Information and the Future

This is the blog of the Information and the Future task force of the Rolfing Library at Trinity International University. The IF task force exists to explore the role of libraries in the future of Christian higher education.

Tuesday, September 18, 2007

Online book display

Check out this online book display using Flickr.

Also here is a summary of a new article on library research that argues efficiency is not always a benefit to the researcher. At least that is my summary of the summary. Hope to spend some time with the actual article soon.

Wednesday, September 12, 2007

Google's Popular Passages

Yet another Google Book Search update...

Just discovered a new feature called "popular passages" where Google Books will list passages in a a book that have been quoted in other books and link to the texts in those other books. A neat tool for understanding how older books especially have been received. Search "Democracy in America" for an example.


Tuesday, September 11, 2007

Religious Books in Prison

The NY Times published an article on efforts to remove religious books from federal prisons that have not been approved for being non-violent. I first heard about this from a Muslim chaplain at the ATLA conference this summer but it is not limited to Islamic books, books of all faiths are being removed. The lists of approved books is not currently being made public.

1. As we remember the victims of 9/11 today what a sad legacy of those attacks. I understand that federal prisoners by definition don't enjoy all the rights that non-prisoners enjoy but it does not seem just to deprive them of the freedom to read religious material of their choosing.

2. I've so far only seen a little about this in library blogs. One would hope that the American Library Association will be as aggressive in denouncing this as they are in other cases of censorship.

3. This is also a reminder as we think about the future of information, that information is powerful and people in power will seek to control it. Religious information is perhaps especially powerful, a double edged sword, and that power can be threatening.

Monday, September 10, 2007

Google's Mylibrary

Google's Book Search now has a "My Library" option. Google describes this feature:

You can now create personalized libraries on Google Book Search where you can label, review, rate, and of course, full-text search, a customized selection of books. These collections will live online and be accessible anywhere you can log in to your Google account. Once you've built a collection, you can share it with friends by sending them a link to your library in Google Book Search. You can even set up RSS feeds with friends so that they're alerted when you add new books to your collection.

Wired claims this is Google's attempt to compete with Librarything and Shelfari. The wired article claims the big advantage that Google has over those services is that you can search books in your library to find specific quotes etc. However it currently lacks a lot of the social networking features that makes Librarything so interesting (and fun).
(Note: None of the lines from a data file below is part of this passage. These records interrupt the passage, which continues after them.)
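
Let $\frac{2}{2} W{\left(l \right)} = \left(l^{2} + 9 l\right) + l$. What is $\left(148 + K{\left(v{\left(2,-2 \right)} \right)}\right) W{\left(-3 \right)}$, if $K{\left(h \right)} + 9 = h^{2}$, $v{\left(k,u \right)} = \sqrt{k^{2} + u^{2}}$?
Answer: $-3087$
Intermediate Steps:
$K{\left(h \right)} = -9 + h^{2}$
$W{\left(l \right)} = l^{2} + 10 l$ ($W{\left(l \right)} = \left(l^{2} + 9 l\right) + l = l^{2} + 10 l$)
$\left(148 + K{\left(v{\left(2,-2 \right)} \right)}\right) W{\left(-3 \right)} = \left(148 - \left(9 - \left(\sqrt{2^{2} + \left(-2\right)^{2}}\right)^{2}\right)\right) \left(- 3 \left(10 - 3\right)\right) = \left(148 - \left(9 - \left(\sqrt{4 + 4}\right)^{2}\right)\right) \left(\left(-3\right) 7\right) = \left(148 - \left(9 - \left(\sqrt{8}\right)^{2}\right)\right) \left(-21\right) = \left(148 - \left(9 - \left(2 \sqrt{2}\right)^{2}\right)\right) \left(-21\right) = \left(148 + \left(-9 + 8\right)\right) \left(-21\right) = \left(148 - 1\right) \left(-21\right) = 147 \left(-21\right) = -3087$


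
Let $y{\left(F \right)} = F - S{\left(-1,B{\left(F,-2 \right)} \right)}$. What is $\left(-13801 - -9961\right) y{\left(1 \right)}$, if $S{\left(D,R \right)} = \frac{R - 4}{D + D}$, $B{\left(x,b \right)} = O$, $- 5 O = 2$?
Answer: $4608$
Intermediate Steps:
$O = - \frac{2}{5}$ ($O = \left(- \frac{1}{5}\right) 2 = - \frac{2}{5} \approx -0.4$)
$B{\left(x,b \right)} = - \frac{2}{5}$
$S{\left(D,R \right)} = \frac{-4 + R}{2 D}$
$y{\left(F \right)} = - \frac{11}{5} + F$ ($y{\left(F \right)} = F - \frac{-4 - \frac{2}{5}}{2 \left(-1\right)} = F - \frac{1}{2} \left(-1\right) \left(- \frac{22}{5}\right) = F - \frac{11}{5} = - \frac{11}{5} + F$)
$\left(-13801 - -9961\right) y{\left(1 \right)} = \left(-13801 - -9961\right) \left(- \frac{11}{5} + 1\right) = \left(-13801 + 9961\right) \left(- \frac{6}{5}\right) = \left(-3840\right) \left(- \frac{6}{5}\right) = 4608$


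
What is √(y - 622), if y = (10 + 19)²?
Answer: √219 ≈ 14.799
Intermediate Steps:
y = 841 (y = 29² = 841)
√(y - 622) = √(841 - 622) = √219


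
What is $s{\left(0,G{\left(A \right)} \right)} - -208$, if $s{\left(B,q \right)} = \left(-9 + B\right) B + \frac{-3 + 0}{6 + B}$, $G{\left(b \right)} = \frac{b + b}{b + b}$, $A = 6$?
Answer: $\frac{415}{2} \approx 207.5$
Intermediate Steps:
$G{\left(b \right)} = 1$ ($G{\left(b \right)} = \frac{2 b}{2 b} = 2 b \frac{1}{2 b} = 1$)
$s{\left(B,q \right)} = - \frac{3}{6 + B} + B \left(-9 + B\right)$ ($s{\left(B,q \right)} = B \left(-9 + B\right) - \frac{3}{6 + B} = - \frac{3}{6 + B} + B \left(-9 + B\right)$)
$s{\left(0,G{\left(A \right)} \right)} - -208 = \frac{-3 + 0^{3} - 0 - 3 \cdot 0^{2}}{6 + 0} - -208 = \frac{-3 + 0 + 0 - 0}{6} + 208 = \frac{-3 + 0 + 0 + 0}{6} + 208 = \frac{1}{6} \left(-3\right) + 208 = - \frac{1}{2} + 208 = \frac{415}{2}$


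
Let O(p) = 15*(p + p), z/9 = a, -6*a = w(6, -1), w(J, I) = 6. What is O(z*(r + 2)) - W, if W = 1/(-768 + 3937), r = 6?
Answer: -6845041/3169 ≈ -2160.0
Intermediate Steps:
a = -1 (a = -⅙*6 = -1)
z = -9 (z = 9*(-1) = -9)
W = 1/3169 ≈ 0.00031556
O(p) = 30*p (O(p) = 15*(2*p) = 30*p)
O(z*(r + 2)) - W = 30*(-9*(6 + 2)) - 1*1/3169 = 30*(-9*8) - 1/3169 = 30*(-72) - 1/3169 = -2160 - 1/3169 = -6845041/3169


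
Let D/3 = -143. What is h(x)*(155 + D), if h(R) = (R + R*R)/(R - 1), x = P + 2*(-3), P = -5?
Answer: 7535/3 ≈ 2511.7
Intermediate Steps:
D = -429 (D = 3*(-143) = -429)
x = -11 (x = -5 + 2*(-3) = -5 - 6 = -11)
h(R) = (R + R²)/(-1 + R)
h(x)*(155 + D) = (-11*(1 - 11)/(-1 - 11))*(155 - 429) = -11*(-10)/(-12)*(-274) = -11*(-1/12)*(-10)*(-274) = -55/6*(-274) = 7535/3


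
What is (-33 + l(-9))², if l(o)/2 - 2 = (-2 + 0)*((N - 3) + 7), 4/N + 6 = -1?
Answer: 89401/49 ≈ 1824.5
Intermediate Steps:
N = -4/7 (N = 4/(-6 - 1) = 4/(-7) = 4*(-⅐) = -4/7 ≈ -0.57143)
l(o) = -68/7 (l(o) = 4 + 2*((-2 + 0)*((-4/7 - 3) + 7)) = 4 + 2*(-2*(-25/7 + 7)) = 4 + 2*(-2*24/7) = 4 + 2*(-48/7) = 4 - 96/7 = -68/7)
(-33 + l(-9))² = (-33 - 68/7)² = (-299/7)² = 89401/49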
It will be interesting to see if Google tries (and is able) to harness the wisdom of the online crowd to improve searching for books, to add new books and editions to its database, and/or to improve the quality of its scanned images. If individuals would take ownership of the books in "their library" they may be willing to work on improving the metadata and the actual data. If Google could harvest these efforts there could be great utility and profit in it.

Google's My Library also seems consistent with announced plans to start charging for full text of some copyrighted work (see this for example). Perhaps we will be able to create a personalized library of full text that we've paid for.


Friday, September 07, 2007

Ebook news

The New York Times ran an article yesterday on new developments in the ebook world. Although the article takes a very skeptical tone - comparing ebooks to flying cars and video phones, it seems to me that the day of ebooks may be coming sooner rather than later.

The article reports that Amazon is going to start to market an ebook reader that with a wireless connection to Now there are a lot of ifs but if the book selection is sufficiently large (and this is Amazon so it should be) and if the cost per the ebook is sufficiently low and finally if the screen is actually adequate for long periods of reading. I could imagine wanting to buy this reader. Being able to browse and select books from Amazon and read them instantly would be a draw.

The second bit of news is that Google is preparing to start charging to view full text of copyright works in their Googlebook database. This as yet to be paired with a mobile reader but the sheer quantity of books on Google makes it seem likely that someone will try to find a way to allow people recreational access to those digital texts. A device with adequate screen resolution that could instantly access and display any book in the Google book database even for a small price would probably be pretty popular.